Buradan çıkardığım sonuç: Eğer bir MFÖ konserinde biri bir kadına laf atıldığını iddia ederse milletin toplanıp sahneyi taşlamasını, konser mekanını yerlebir etmesi makul bulacak Biricik Hanım.

Haberin Devamı

Acar tedirgin değilmiş
Salı akşamı Tophane’de meydana gelen galeri saldırılarının dehşet vericiliği bir yana, beni en çok bunu ‘normalleştirme’ hatta ‘hafifletme’ çabaları terörize ediyor. Bir izah bulma, başına bir ‘gerçi’, bir ‘ama’ ekleme denemeleri.
Olayın ertesi günü NTV’de Mirgün Cabas’ın programına konuk olan ressam İsmail Acar’da da vardı aynı durum. Birkaç yıldır Tophane’de yaşayan Acar, hiç tedirgin değilmiş orada. “Ortada aslında anlatıldığı boyutta bir çarpışma ve çatışma yok” diyor. Lakin, ‘oraya gelen insanlar’, ‘oradaki insanları’ çok görmezden geliyorlar, onları yok sayıyorlar, onları küçümsüyorlar, bütün telaş o.”
Oraya gelen insanlar ‘işgalci Beyaz Türk’ler’ oluyor.
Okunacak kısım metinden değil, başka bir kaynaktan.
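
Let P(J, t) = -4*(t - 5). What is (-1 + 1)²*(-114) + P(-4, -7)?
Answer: 48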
Yerli halkı ‘yok sayıyor’ hatta ‘küçümsüyorlarmış’. Bunu nasıl beceriyorlar onu açıklamıyor İsmail Acar, ama kendisi 500 kişilik partiler veriyor, hiç de rahatsız edilmiyormuş. Otoparkçıydı, esnaftı, kazançlar elde ediyormuş onun organizasyonlarından. Saldırıya uğrayanlar ne yaptılar peki bunu hak etmek için? “Buranın otoparklarını,
bakkalını çakkalını kullanmayın” diye bildiri mi yayınladılar?
“Sanat sadece biz eserler yaparız, toplumu hiç önemsemeyiz diye bir
kavram değildir” diye devam ediyor sözüne ressam Acar. Bana göre en güzel cevabı da ertesi gün Habertürk gazetesinde yayımlanan ifadesiyle bir Tophane esnafından alıyor: “Sanat yapmak isteyen Şişli’ye gitsin.”

Haberin Devamı

Mahalle kültürü böyle bir şey midir?
Yani ılımlısı, olumlusu, yapıcısı, herhangi bir türü değil, ‘sanat’ın kendisi toptan istenmiyor burada. ‘Mahalle kültürüne’ zarar verdiği gerekçesiyle. www.tophanehaber.com sitesindeki yorumculardan biri “Galerilere evet mi, hayır mı?” diye referandum yapılmasını öneriyor mahallede! Dünyanın hangi yerinde görülmüş ki galerinin ‘kültüre zarar veren’ bir şey olarak görüldüğü?
Hem mahalle kültürü böyle bir şey midir Allah aşkına? Diyelim ki oraya gelenler ‘yabancı’lar, ‘sizden’ değiller, - kendi ülkelerinde niye yabancı sayıldıkları ayrı bir konu - misafire taşla, sopayla saldırmak mahalle kültürünün bir parçası mıdır?
“Onlar da sokağa çıkmasalardı”, yok efendim “Oranın insanlarını görmezden gelmeselerdi”, “Kaldırımları işgal etmeselerdi.” Bunların hiçbiri olanı açıklamaz, haklı göstermez, hafifletmez. Sadece yenilerine zemin hazırlar.